# Hey im new!



## writer93 (Aug 29, 2006)

Hello, i'm Dallas. I'm a newbie here, and already love it! I love writing horror stories, and reading horror stories. I hope to get one published someday. Very big fan of the Halloween movie series, and Friday The 13th. If anyone wants to know more, or just talk, pm me. I have yahoo and msn messenger, my handles are in my profile. 
Thanks!
Writer 93 :jol:


----------



## Frighteners Entertainment (Jan 24, 2006)

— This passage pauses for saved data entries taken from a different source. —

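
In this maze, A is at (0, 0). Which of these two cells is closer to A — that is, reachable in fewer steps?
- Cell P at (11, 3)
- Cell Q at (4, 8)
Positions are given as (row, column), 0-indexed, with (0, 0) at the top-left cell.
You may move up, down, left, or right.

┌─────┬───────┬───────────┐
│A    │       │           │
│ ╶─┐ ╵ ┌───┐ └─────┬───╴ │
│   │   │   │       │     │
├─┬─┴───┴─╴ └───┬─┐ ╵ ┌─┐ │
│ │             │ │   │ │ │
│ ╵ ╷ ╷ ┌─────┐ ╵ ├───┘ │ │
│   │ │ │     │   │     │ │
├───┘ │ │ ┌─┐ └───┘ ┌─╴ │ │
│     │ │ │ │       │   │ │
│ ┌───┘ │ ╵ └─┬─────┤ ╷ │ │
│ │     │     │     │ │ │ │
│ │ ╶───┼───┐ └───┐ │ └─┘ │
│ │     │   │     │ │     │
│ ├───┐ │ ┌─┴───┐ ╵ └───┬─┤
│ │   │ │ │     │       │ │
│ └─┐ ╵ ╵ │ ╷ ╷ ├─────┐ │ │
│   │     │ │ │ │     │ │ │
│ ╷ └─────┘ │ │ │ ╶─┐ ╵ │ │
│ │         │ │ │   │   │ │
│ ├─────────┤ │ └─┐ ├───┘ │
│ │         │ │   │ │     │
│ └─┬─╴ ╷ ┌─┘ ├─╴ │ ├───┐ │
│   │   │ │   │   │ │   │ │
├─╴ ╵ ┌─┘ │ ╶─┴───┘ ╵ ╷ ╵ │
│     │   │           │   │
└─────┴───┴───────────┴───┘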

Welcome aboard, I think you'll find this place quit interesteing!


----------



## roadkill (May 11, 2006)

Howdy Writer93 (Dallas) - good to meet you. I'm sure you'll find tons of inspiration here, I know I do.


----------



## Death's Door (Mar 22, 2006)

Hi writer93 and welcome.


----------



## grapegrl (Jan 3, 2006)

Hello and welcome!


----------



## Sinister (Apr 18, 2004)

As a fellow writer, let me give you a very warm welcome to the board.  :jol:


----------



## Lilly (Jun 13, 2006)

Thats cool on the writing ..maybe someday you can give us an excerpt from something. welcome to the land of haunt


----------



## Vlad (Aug 2, 2005)

Welcome Writer, hope to read some of your stories sometime. No need for us to come looking for you to chat, please feel free to join us here in the forum's chat room any day or night. There's almost always someone in there.


----------



## halloweengirl (Aug 23, 2006)

Hello and welcome to the boards.I hope you love this place as much as I do


----------



## slimy (Jul 12, 2006)

Welcome to the forum. Whole lot to write about around here. Have fun.


----------



## Zombie-F (Apr 12, 2004)

Hey writer, welcome to the forums!


----------



## ScareFX (Aug 18, 2004)

Welcome Writer 93.


----------



## Daughter of Darkness (Aug 24, 2006)

Hello, would love to read some of your work.


----------



## writer93 (Aug 29, 2006)

Thanks guys and gals! I'm working on a story now, and it is nearly finished. I have to edit it though, and re write it. That may take a little while, but not very long. I'l keep yall posted!
Thanks!
Dallas ( Writer93 )


----------



## Hella (Feb 6, 2006)

Welcome to the Forums :devil:


----------



## Fangs (Jun 6, 2006)

We met in chat last night. :> Greetings and Velcome! :> Hope you like your new Home! :> Would love to read some of your work! :>


----------



## Johnny Thunder (Feb 24, 2006)

welcome! :jol:


----------



## edwood saucer (Aug 21, 2006)

I agree with DoD - slap a copyright notice on a piece and let us read it! I think that is really cool that you like writing horror stories.


----------



## DeadSpider (Feb 3, 2006)

Hi Dallas! Welcome!
I wanna read one of these stories you write!


----------



## nicole (Aug 12, 2006)

welcome to the forum.


----------



## Spooklights (Jul 4, 2006)

Welcome!


----------